Pasaron un par de meses y con mi familia nos vimos en la necesidad de cambiar de ciudad definitivamente. La logística de la situación era tan absorbente en términos de tiempo que poco y nada de caso le hacía al limonero. Sólo cuando la familia que compró la casa reparó en lo hermoso del árbol me di cuenta de que había reflorecido.

—Eso sí, parece que la persona que lo podó no tenía idea de cómo hacerlo —dijo el hombre, con evidente molestia— todo el mundo sabe que dejarle muñones a un árbol es similar a dejar una herida abierta en un humano. Además está lleno de pulgones… Veo que tendremos que invertir bastante si es que queremos hacer limonada — dijo mirando a su mujer.

Confieso que la única vez que había sentido un nivel de incomodidad similar fue el día que fui a la casa de mis suegros por primera vez. Tal vez por eso accedí a rebajar el precio de la venta, y quizá por eso sentí tanto alivio al momento de firmar el traspaso.

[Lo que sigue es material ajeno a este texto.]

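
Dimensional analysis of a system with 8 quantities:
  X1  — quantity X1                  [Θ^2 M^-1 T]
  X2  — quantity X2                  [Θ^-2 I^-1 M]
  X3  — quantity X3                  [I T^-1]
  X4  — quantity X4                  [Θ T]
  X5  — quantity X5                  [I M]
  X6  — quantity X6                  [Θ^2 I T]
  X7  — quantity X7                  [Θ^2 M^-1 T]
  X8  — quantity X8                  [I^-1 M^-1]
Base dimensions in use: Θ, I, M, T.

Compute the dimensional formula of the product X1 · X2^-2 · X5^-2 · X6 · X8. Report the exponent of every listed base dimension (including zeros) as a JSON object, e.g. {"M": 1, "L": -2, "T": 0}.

Exponent matrix [Θ,I,M,T] × [X1,X2,X3,X4,X5,X6,X7,X8]:
  Θ: [ 2 -2  0  1  0  2  2  0]
  I: [ 0 -1  1  0  1  1  0 -1]
  M: [-1  1  0  0  1  0 -1 -1]
  T: [ 1  0 -1  1  0  1  1  0]
  [Θ]: (1)·2+(-2)·-2+(-2)·0+(1)·2+(1)·0 = 8
  [I]: (1)·0+(-2)·-1+(-2)·1+(1)·1+(1)·-1 = 0
  [M]: (1)·-1+(-2)·1+(-2)·1+(1)·0+(1)·-1 = -6
  [T]: (1)·1+(-2)·0+(-2)·0+(1)·1+(1)·0 = 2
⇒ Θ^8 M^-6 T^2

{"Θ": 8, "I": 0, "M": -6, "T": 2}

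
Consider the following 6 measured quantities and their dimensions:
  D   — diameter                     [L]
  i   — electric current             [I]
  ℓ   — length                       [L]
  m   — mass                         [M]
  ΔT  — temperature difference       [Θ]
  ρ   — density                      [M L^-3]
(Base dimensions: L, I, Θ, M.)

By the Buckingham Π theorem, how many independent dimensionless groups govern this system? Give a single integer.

2

Dimensional matrix (L×I×Θ×M by D×i×ℓ×m×ΔT×ρ):
  L: [ 1  0  1  0  0 -3]
  I: [ 0  1  0  0  0  0]
  Θ: [ 0  0  0  0  1  0]
  M: [ 0  0  0  1  0  1]
Echelon form has 4 nonzero rows (pivots: D,i,m,ΔT)
Π count = n − r = 6 − 4 = 2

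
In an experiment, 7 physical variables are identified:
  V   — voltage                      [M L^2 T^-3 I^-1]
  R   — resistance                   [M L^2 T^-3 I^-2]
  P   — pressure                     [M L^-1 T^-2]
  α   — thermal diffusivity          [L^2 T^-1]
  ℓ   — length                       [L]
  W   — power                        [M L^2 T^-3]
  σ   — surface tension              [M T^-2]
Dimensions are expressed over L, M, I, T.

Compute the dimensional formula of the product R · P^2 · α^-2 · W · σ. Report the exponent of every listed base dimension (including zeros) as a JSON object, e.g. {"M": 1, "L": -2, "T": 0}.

Exponent matrix [L,M,I,T] × [V,R,P,α,ℓ,W,σ]:
  L: [ 2  2 -1  2  1  2  0]
  M: [ 1  1  1  0  0  1  1]
  I: [-1 -2  0  0  0  0  0]
  T: [-3 -3 -2 -1  0 -3 -2]
  [L]: (1)·2+(2)·-1+(-2)·2+(1)·2+(1)·0 = -2
  [M]: (1)·1+(2)·1+(-2)·0+(1)·1+(1)·1 = 5
  [I]: (1)·-2+(2)·0+(-2)·0+(1)·0+(1)·0 = -2
  [T]: (1)·-3+(2)·-2+(-2)·-1+(1)·-3+(1)·-2 = -10
⇒ L^-2 M^5 I^-2 T^-10

{"L": -2, "M": 5, "I": -2, "T": -10}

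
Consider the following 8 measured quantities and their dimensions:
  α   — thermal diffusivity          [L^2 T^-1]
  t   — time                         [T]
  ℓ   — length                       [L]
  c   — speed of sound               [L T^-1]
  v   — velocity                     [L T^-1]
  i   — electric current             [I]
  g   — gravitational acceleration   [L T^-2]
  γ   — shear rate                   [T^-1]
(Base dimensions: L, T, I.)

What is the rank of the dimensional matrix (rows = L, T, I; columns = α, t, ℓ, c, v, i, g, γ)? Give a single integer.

Exponent matrix [L,T,I] × [α,t,ℓ,c,v,i,g,γ]:
  L: [ 2  0  1  1  1  0  1  0]
  T: [-1  1  0 -1 -1  0 -2 -1]
  I: [ 0  0  0  0  0  1  0  0]
Row reduction gives pivot columns α,t,i; rank = 3

3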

El día de la mudanza, mientras acarreaba una caja de mi taller hacia el camión me di cuenta de que tenía al frente una rama. No era la misma rama de siempre, la que me hubiese golpeado antes de advertirla; esta era distinta, más delicada, abarrotada de hojas de un color verde primaveral. Me estorbaba el paso, pero no era su intención molestar, estoy seguro de ello.

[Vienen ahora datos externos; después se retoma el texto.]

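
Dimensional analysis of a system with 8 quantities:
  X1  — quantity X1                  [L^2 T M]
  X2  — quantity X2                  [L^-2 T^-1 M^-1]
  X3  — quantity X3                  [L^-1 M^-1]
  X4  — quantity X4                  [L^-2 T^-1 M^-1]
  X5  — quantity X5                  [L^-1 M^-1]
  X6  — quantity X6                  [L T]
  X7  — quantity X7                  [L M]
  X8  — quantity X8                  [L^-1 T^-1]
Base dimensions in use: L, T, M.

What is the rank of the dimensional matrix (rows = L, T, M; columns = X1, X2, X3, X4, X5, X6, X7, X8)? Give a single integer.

2

Write exponents as rows L,T,M / cols X1,X2,X3,X4,X5,X6,X7,X8:
  L: [ 2 -2 -1 -2 -1  1  1 -1]
  T: [ 1 -1  0 -1  0  1  0 -1]
  M: [ 1 -1 -1 -1 -1  0  1  0]
Echelon form has 2 nonzero rows (pivots: X1,X3)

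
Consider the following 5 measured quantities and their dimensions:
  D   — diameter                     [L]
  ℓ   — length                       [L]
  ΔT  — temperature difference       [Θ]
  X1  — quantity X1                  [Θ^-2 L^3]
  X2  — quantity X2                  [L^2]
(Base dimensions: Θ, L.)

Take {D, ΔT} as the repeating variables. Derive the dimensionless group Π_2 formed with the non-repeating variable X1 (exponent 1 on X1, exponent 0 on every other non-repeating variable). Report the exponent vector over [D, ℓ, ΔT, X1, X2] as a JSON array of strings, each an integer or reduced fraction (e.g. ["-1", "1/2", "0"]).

["-3", "0", "2", "1", "0"]

Write exponents as rows Θ,L / cols D,ℓ,ΔT,X1,X2:
  Θ: [ 0  0  1 -2  0]
  L: [ 1  1  0  3  2]
RREF → pivots at {D,ΔT} ⇒ r = 2
Repeat: D,ΔT; free: ℓ,X1,X2
RREF:
  r0: [   1    1    0    3    2]
  r1: [   0    0    1   -2    0]
Fix exponent of X1 at 1, ℓ at 0, X2 at 0; solve each RREF row for its pivot's exponent:
  r0: exp(D) + (3)·1 = 0 ⇒ exp(D) = -3
  r1: exp(ΔT) + (-2)·1 = 0 ⇒ exp(ΔT) = 2
Π_2 = D^-3 · ΔT^2 · X1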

Tuve que bajar la caja para mover la rama y apoyarla en la que estaba un poco más arriba. La casa nueva se encuentra al otro lado de la ciudad, por lo que tuve que inventarme una muy buena excusa para volver sólo la tarde de ese mismo día.

Tomé la manguera y el líquido anti plagas. Recordaba perfectamente el lugar donde estaban.

No pude sacar todos los pulgones, pero hice mi mejor esfuerzo. Y le dejé suficiente agua hasta que llegaran los nuevos dueños.